I learned to better explain how what I do grows a business, to people who don’t usually talk my lingo. I learned a LOT about the challenges business owners face when trying to do their own marketing.
One of the reason my first session was not as successful as it could have been was that I pitched my ‘beginner’ course too advanced. I had forgotten just where the beginning was. I was worried that my audience would see me as a fraud, so I concentrated too heavily on “adding value” rather than keeping it simple enough for non-industry, non-tech savvy people to get the most out of it. It was my insecurity that they wouldn’t learn enough from me that saw me endeavour to teach them too much.
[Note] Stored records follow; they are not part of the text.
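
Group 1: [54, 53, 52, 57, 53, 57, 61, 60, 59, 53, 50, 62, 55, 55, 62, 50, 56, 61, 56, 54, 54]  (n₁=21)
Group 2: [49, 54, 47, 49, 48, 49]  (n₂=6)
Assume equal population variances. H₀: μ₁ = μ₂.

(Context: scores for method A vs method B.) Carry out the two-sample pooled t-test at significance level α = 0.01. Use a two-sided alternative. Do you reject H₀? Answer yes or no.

x̄₁=55.905, s₁=3.727, n₁=21
x̄₂=49.333, s₂=2.422, n₂=6
s_p² = [20·3.727² + 5·2.422²]/25 = 12.2857
SE = √(s_p²·(1/21+1/6)) = 1.6225
t = (55.905−49.333)/1.6225 = 4.0501
df = 25
p-value (two-sided) = 0.00044
At α=0.01: p < α → reject H₀

reject H₀: yes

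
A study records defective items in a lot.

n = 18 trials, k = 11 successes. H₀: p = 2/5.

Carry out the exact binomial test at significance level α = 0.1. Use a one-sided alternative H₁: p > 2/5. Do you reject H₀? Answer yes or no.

reject H₀: yes

Exact binomial: n=18, k=11, p₀=2/5=0.4000
P(X≥11) from Σ C(n,i)·p₀^i·(1−p₀)^(n−i)
p-value (one-sided, H₁ greater) = 0.05765
At α=0.1: p < α → reject H₀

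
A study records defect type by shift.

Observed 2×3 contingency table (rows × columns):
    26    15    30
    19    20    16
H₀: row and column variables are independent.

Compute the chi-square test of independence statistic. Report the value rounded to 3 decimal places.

Row totals [71, 55], col totals [45, 35, 46], n=126
χ² = (26−25.36)²/25.36 + (15−19.72)²/19.72 + (30−25.92)²/25.92 + (19−19.64)²/19.64 + (20−15.28)²/15.28 + (16−20.08)²/20.08 = 4.0984
df = 2

test statistic = 4.098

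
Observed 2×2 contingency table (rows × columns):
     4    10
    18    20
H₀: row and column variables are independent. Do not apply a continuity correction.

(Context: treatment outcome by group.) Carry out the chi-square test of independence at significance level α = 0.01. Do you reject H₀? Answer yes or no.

reject H₀: no

Row totals [14, 38], col totals [22, 30], n=52
χ² = (4−5.92)²/5.92 + (10−8.08)²/8.08 + (18−16.08)²/16.08 + (20−21.92)²/21.92 = 1.4810
df = 1
p-value (upper-tail) = 0.22362
At α=0.01: p ≥ α → fail to reject H₀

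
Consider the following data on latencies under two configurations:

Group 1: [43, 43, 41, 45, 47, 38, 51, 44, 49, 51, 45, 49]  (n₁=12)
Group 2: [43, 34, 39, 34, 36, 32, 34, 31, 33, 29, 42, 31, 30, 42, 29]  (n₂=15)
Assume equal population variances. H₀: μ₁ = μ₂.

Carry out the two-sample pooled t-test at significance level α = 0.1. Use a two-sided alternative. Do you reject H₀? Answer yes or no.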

The reality was – they weren’t ready for so much so fast.
Once I refined the course the next time I delivered it, it was a smash hit (if I do say so myself!).
Qualified?
Another project I tackled recently was to talk to some uni students about Social Media as a career and how I got started. My presentation involved an overview of useful industry skills that they need to expand on before they’re ready to join the workforce. I took an experiential learning approach and gave them a practical activity to start – followed by plenty of Q&A.
I was really nervous about this too, I mean these guys were studying marketing. I didn’t study marketing. I barely got through 8 months of an Arts degree! Would I have anything useful to share with them? Or would they find out I was a fraud! But I went along, and I had a blast! I even did it again with another student group a couple of weeks later.
Same theme. Same result. Same self-doubt. How crazy! I DO know what I’m doing. I live off my skills, it earns me a great living. It’s funny how our internal dialogue always want to self-sabotage. But I pushed on.
Don’t Ask, Don’t Get
I sent an email to a connection who was looking for a full time employee, essentially doing what I do and asked them if they’d consider taking me on until they found the right person to join their team full time.
I met with them and I got some contract work, causing them to re-evaluate their need for a full time position in that role. Excellent for me and a smarter outcome for the business, they recognised the role they needed to recruit for was a different one.
Never be scared to ask; we are all in sales. Don’t ask, don’t get.
Video – oh no!
I was contacted by Al Jazeera (not a terrorist organisation) to contribute a 1 minute video about a current issue around Social Media Marketing that had hit the mainstream media.
WHAT? A video? Ew.
I want to be confident enough to do more video content and live video, “but I’m not ready!” I told myself. (There’s that self-doubt again!).
I said yes. I had to webcam myself talking for one minute. Doesn’t sounds like a long time; 60 seconds is hardly an epic. Most people would have shot it, sent it, and moved on pretty quickly.
Not me. I took 40 takes (give or take, lol), then I sent it. And my doubt convinced me that they probably wouldn’t use it – because what after all did I have to offer?
Growing
Now I have to stop worrying about whether I have something to offer or not. It’s time to get on with it. There’ll always be something to worry about, but I think I’m done with this self-doubt. At least for now.
And the result?
There’s been bigger meetings, with more lined up, meetings old me would have been scared to take.
I’ve expanded services without having to haggle over small fees I may have charged in the past.
But the most exciting lesson I want to share with you is that if I can do it in my business – you can in yours too! We all go through professional ups and downs, that’s life – but if you have skill, passion, integrity, experience, and be authentic to you, you’ve got the recipe to succeed.
You just have to push through the scary barrier and keep going. What’s just round the corner is up to you!
While there’ll always be an ebb and flow – you can swim, so the tide needn’t be scary.